When people casually refer to “dental implants”, it can mean a lot of things. Some people will refer to their full mouth restoration with multiple dental implants, abutments, crowns, or bridges, simply as "dental implants." Or they may refer to their snap on overdenture as dental implants. Commonly, the term “dental implant” can mean the combination of an implant, abutment and crown. To further understand the anatomy of everything that goes into an implanted tooth restoration, let's break it down.
First, there’s the actual dental implant itself. The implant serves as the replacement for the roots of your tooth.
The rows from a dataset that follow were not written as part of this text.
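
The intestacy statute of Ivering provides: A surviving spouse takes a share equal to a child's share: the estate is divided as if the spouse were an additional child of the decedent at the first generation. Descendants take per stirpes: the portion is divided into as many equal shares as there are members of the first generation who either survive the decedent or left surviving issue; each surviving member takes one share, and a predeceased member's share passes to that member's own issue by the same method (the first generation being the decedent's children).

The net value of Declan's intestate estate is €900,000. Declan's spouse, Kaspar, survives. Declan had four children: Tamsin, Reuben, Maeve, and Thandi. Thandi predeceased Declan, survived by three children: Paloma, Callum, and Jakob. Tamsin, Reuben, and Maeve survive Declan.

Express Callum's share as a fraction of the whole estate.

Callum receives 1/15 of the estate.

The spouse counts as an additional share at the children's level, so there are 5 primary shares of €180,000. Kaspar takes one such share (€180,000).
The children's combined portion (€720,000) is divided into 4 shares of €180,000: Tamsin, Reuben, and Maeve each take €180,000; Thandi's €180,000 share passes to Thandi's issue.
Thandi's share (€180,000) is divided into 3 shares of €60,000: Paloma, Callum, and Jakob each take €60,000.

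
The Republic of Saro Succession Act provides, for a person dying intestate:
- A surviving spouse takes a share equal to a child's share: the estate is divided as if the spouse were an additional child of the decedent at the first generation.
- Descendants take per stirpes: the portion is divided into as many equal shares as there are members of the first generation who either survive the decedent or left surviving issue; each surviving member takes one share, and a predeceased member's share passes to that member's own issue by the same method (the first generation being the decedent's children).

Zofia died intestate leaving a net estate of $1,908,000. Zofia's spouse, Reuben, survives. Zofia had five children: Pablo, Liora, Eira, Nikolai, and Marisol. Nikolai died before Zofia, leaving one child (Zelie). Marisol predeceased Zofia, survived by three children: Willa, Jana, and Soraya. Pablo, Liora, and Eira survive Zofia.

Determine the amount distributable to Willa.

The spouse counts as an additional share at the children's level, so there are 6 primary shares of $318,000. Reuben takes one such share ($318,000).
The children's combined portion ($1,590,000) is divided into 5 shares of $318,000: Pablo, Liora, and Eira each take $318,000; Nikolai's $318,000 share passes to Nikolai's issue; Marisol's $318,000 share passes to Marisol's issue.
Nikolai's share ($318,000) passes entirely to Zelie.
Marisol's share ($318,000) is divided into 3 shares of $106,000: Willa, Jana, and Soraya each take $106,000.

Willa receives $106,000.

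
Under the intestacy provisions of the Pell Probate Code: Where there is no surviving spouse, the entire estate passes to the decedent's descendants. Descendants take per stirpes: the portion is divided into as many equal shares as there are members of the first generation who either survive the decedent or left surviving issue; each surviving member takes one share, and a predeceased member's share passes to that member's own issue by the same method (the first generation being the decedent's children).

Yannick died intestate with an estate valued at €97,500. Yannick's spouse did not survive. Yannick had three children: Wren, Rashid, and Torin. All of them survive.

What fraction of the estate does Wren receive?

The entire €97,500 passes to the descendants.
That amount (€97,500) is divided into 3 shares of €32,500: Wren, Rashid, and Torin each take €32,500.

Wren receives 1/3 of the estate.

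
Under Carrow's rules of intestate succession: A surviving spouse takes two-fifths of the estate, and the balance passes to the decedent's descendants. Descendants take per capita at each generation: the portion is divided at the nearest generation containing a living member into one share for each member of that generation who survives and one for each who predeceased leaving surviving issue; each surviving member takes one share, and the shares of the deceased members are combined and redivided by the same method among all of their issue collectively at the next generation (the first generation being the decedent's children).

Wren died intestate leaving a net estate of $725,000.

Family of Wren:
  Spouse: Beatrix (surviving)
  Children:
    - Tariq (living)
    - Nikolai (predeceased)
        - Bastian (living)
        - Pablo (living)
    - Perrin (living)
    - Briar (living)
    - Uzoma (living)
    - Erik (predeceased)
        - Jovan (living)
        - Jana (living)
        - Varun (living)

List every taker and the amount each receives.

Beatrix: $290,000; Tariq: $72,500; Bastian: $29,000; Pablo: $29,000; Perrin: $72,500; Briar: $72,500; Uzoma: $72,500; Jovan: $29,000; Jana: $29,000; Varun: $29,000

Beatrix takes two-fifths of $725,000 = $290,000. The remaining $435,000 passes to the descendants.
The descendants' portion ($435,000) is divided at the children's generation into 6 shares of $72,500. Tariq, Perrin, Briar, and Uzoma each take $72,500. The 2 shares of the deceased (Nikolai and Erik) are combined into a pool of $145,000.
That pool ($145,000) is divided at the grandchildren's generation equally among Bastian, Pablo, Jovan, Jana, and Varun: $29,000 each.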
It’s placed in the bone, generally made of titanium, and looks like a tiny screw. The goal of the implant is that it will osseointegrate, and essentially become one with your bone. This will serve as the base of your new tooth. The top of the implant will be about level with your gums, meaning, you won’t see your dental implant once a tooth has been placed on it.
Since the implant goes into the bone, and not above, an abutment is screwed into the implant to give the tooth something to attach to above the gum line. There are multi-unit abutments which are complex and allow for greater angulation, healing abutments which are used temporarily while an implant heals, and standard abutments. These abutments provide a solid point for a crown or bridge to be attached to.
Once the implant and the abutment are in place, it needs to be restored. The restoration might be a single crown, a bridge of teeth, or even an overdenture. The restoration is secured to the abutment using a strong adhesive or a screw. In some cases like with a snap-on overdenture, the restoration is meant to snap on and off of the abutment. Once restored, the teeth portion of the restoration will cover the abutment and should be the only part of the entire restoration that is visible.